It does work. Incentives produce jobs. The nation would be aghast if politicians tried to take away our right to vote and our right to worship as we wish. Yet politicians are taking away our economic rights and freedoms.
Our corporate income tax rate is the second-highest in the developed world. Our tax code — numbering more than 71,000 pages — baffles accountants and is destructively onerous. Our tangled web of state, local and federal regulations has hamstrung businesses; a recent study finds federal regulations alone cost businesses $1.75 trillion in 2008.
Too much uncertainty
Added to this, businesses face uncertainty about policy. We don't know whether courts will find the new health care law constitutional or how regulators will implement new financial rules or whether Congress will tackle our deficits. We don't even know whether, in a matter of weeks, taxes will spike or stay the same.
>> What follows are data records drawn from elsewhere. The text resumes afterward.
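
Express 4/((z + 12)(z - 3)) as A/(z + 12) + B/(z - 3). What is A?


Step 1: Multiply both sides by (z + 12) and set z = -12
Step 2: A = 4 / (-12 - 3)
Step 3: A = 4 / (-15)
Step 4: A = -4/15

-4/15


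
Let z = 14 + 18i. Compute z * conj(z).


Step 1: conj(z) = 14 - 18i
Step 2: z * conj(z) = 14^2 + 18^2
Step 3: = 196 + 324 = 520

520


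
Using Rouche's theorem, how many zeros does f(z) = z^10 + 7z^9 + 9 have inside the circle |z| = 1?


Step 1: On |z| = 1 the three terms have sizes |z^10| = 1^10 = 1, |7z^9| = 7*1^9 = 7, |9| = 9
Step 2: The dominant term is g(z) = 9; let h(z) = z^10 + 7z^9 so f = g + h
Step 3: On |z| = 1: |g| = 9 and |h| <= 1 + 7 = 8
Step 4: Since 9 > 8, |h| < |g| on |z| = 1, so by Rouche f has the same number of zeros as g inside |z| < 1
Step 5: g(z) = 9 is a nonzero constant with no zeros inside |z| < 1. Answer = 0

0


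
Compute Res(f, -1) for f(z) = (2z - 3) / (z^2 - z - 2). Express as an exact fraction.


Step 1: Q(z) = z^2 - z - 2 = (z + 1)(z - 2)
Step 2: Q'(z) = 2z - 1
Step 3: Q'(-1) = -3, P(-1) = -5
Step 4: Res = P(-1)/Q'(-1) = -5/(-3) = 5/3

5/3


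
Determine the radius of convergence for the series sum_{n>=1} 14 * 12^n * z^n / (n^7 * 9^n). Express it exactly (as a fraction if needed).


Step 1: General term a_n = 14 * 12^n / (n^7 * 9^n)
Step 2: By the root test, |a_n|^(1/n) = 14^(1/n) * 12 / (n^(7/n) * 9) -> 12/9 as n -> infinity (since 14^(1/n) -> 1 and n^(7/n) -> 1)
Step 3: R = 1/lim|a_n|^(1/n) = 9/12 = 3/4

3/4


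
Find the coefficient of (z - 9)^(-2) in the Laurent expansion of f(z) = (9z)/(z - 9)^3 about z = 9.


Step 1: Write the numerator in powers of (z - 9): 9z = 9(z - 9) + (9*9 + 0) = 9(z - 9) + 81
Step 2: Divide by (z - 9)^3: f(z) = 81(z - 9)^(-3) + 9(z - 9)^(-2)
Step 3: This finite sum is the Laurent series of f about z = 9.
Step 4: Coefficient of (z - 9)^(-2) = coefficient of (z - 9) in the re-centred numerator = 9

9


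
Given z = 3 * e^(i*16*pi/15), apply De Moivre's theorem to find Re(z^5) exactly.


Step 1: By De Moivre's theorem, z^5 = 3^5 * e^(i*5*16*pi/15) = 243 * (cos(16*pi/3) + i*sin(16*pi/3))
Step 2: |z|^5 = 3^5 = 243
Step 3: Reduce the angle mod 2*pi: 16*pi/3 - 4*pi = 4*pi/3
Step 4: cos(4*pi/3) = -1/2
Step 5: Re(z^5) = 243 * (-1/2) = -243/2

-243/2


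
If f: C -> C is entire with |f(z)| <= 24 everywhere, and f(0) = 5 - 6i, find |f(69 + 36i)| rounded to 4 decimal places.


Step 1: By Liouville's theorem, a bounded entire function is constant.
Step 2: f(z) = f(0) = 5 - 6i for all z.
Step 3: |f(w)| = |5 - 6i| = sqrt(25 + 36)
Step 4: = 7.8102

7.8102


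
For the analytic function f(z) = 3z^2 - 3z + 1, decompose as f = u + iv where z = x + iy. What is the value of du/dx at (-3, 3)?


Step 1: f(z) = 3(x+iy)^2 - 3(x+iy) + 1
Step 2: u = 3(x^2 - y^2) - 3x + 1
Step 3: u_x = 6x - 3
Step 4: At (-3, 3): u_x = -18 - 3 = -21

-21


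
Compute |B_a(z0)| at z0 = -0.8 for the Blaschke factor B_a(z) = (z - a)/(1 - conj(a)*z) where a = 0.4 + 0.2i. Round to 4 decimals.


Step 1: Numerator z0 - a = -0.8 - (0.4 + 0.2i) = -1.2 - 0.2i
Step 2: Denominator 1 - conj(a)*z0 = 1 - (0.4 - 0.2i)*(-0.8) = 1.32 - 0.16i
Step 3: |z0 - a|^2 = (-1.2)^2 + (-0.2)^2 = 1.48; |1 - conj(a)*z0|^2 = 1.32^2 + (-0.16)^2 = 1.768
Step 4: |B_a(-0.8)| = sqrt(1.48 / 1.768) = sqrt(0.837104)
Step 5: = 0.9149

0.9149


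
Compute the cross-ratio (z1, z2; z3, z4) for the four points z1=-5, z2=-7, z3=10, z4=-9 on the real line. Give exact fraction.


Step 1: (z1-z3)(z2-z4) = (-15) * 2 = -30
Step 2: (z1-z4)(z2-z3) = 4 * (-17) = -68
Step 3: Cross-ratio = 30/68 = 15/34

15/34


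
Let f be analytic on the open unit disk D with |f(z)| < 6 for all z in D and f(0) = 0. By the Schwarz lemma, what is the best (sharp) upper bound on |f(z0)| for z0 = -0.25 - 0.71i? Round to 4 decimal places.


Step 1: g = f/6 maps D -> D with g(0) = 0, so by the Schwarz lemma |g(z)| <= |z|, i.e. |f(z)| <= 6|z|; this is sharp (f(z) = 6z).
Step 2: |z0|^2 = (-0.25)^2 + (-0.71)^2 = 0.5666
Step 3: |z0| = sqrt(0.5666) = 0.752728
Step 4: Best bound = 6 * |z0| = 6 * 0.752728 = 4.5164

4.5164


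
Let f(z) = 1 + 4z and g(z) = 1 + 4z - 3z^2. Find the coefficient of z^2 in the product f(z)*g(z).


Step 1: z^2 term in f*g comes from: (1)*(-3z^2) + (4z)*(4z) + (0)*(1)
Step 2: = -3 + 16 + 0
Step 3: = 13

13


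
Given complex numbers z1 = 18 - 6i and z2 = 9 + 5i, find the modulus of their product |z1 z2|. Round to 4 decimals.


Step 1: |z1| = sqrt(18^2 + (-6)^2) = sqrt(360)
Step 2: |z2| = sqrt(9^2 + 5^2) = sqrt(106)
Step 3: |z1*z2| = |z1|*|z2| = sqrt(360) * sqrt(106) = sqrt(360 * 106) = sqrt(38160)
Step 4: = 195.3458

195.3458


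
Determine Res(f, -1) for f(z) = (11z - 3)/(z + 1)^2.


Step 1: Pole of order 2 at z = -1
Step 2: Res = lim d/dz [(z + 1)^2 * f(z)] as z -> -1
Step 3: (z + 1)^2 * f(z) = 11z - 3
Step 4: d/dz[11z - 3] = 11

11


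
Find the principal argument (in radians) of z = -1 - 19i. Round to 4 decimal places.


Step 1: z = -1 - 19i
Step 2: arg(z) = atan2(-19, -1)
Step 3: arg(z) = -1.6234

-1.6234


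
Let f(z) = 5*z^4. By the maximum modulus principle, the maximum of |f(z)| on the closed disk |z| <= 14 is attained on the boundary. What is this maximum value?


Step 1: On |z| = 14, |f(z)| = 5 * |z|^4 = 5 * 14^4
Step 2: By maximum modulus principle, maximum is on boundary.
Step 3: Maximum = 5 * 38416 = 192080

192080


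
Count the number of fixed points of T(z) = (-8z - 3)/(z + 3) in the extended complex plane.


Step 1: Fixed points satisfy T(z) = z
Step 2: z^2 + 11z + 3 = 0
Step 3: Discriminant = 11^2 - 4*1*3 = 109
Step 4: Number of fixed points = 2

2


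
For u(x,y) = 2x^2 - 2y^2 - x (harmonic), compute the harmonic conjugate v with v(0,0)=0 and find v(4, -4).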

To the politicians these are policy questions; to the men and women who make this country run, they are real day-to-day problems that stand in the way of job creation and growth.
Governments have a role in this economy. They can provide things the private sector cannot, such as national defense and policing. They can also protect private property and arbitrate disputes. But government's role is not stimulus. Federal and state folks must understand that business failure is a necessary part of the marketplace. But policymakers, along with the private sector, can figure out what conditions should be changed to reduce uncertainty. This would be a great place to start. I am not an economist, but I know a fixer-upper when I see one. The U.S. is a fixer-upper that can still be saved.
We need incentives instead of penalties. We need tax reform, not new taxes. We need to reduce uncertainty so that the private sector can provide jobs — the only proven way to increase purchasing power. In doing this, we allow employees to take their families out to movies, get washers and dryers, buy gas for the cars that take them to work and back home. That's the way a revenue stream for the government is created, by creating more taxpayers — people with a J-O-B.
Diane M. Hendricks is chairman of ABC Supply, a national roofing, window and siding wholesale distributor based in Beloit, Wis.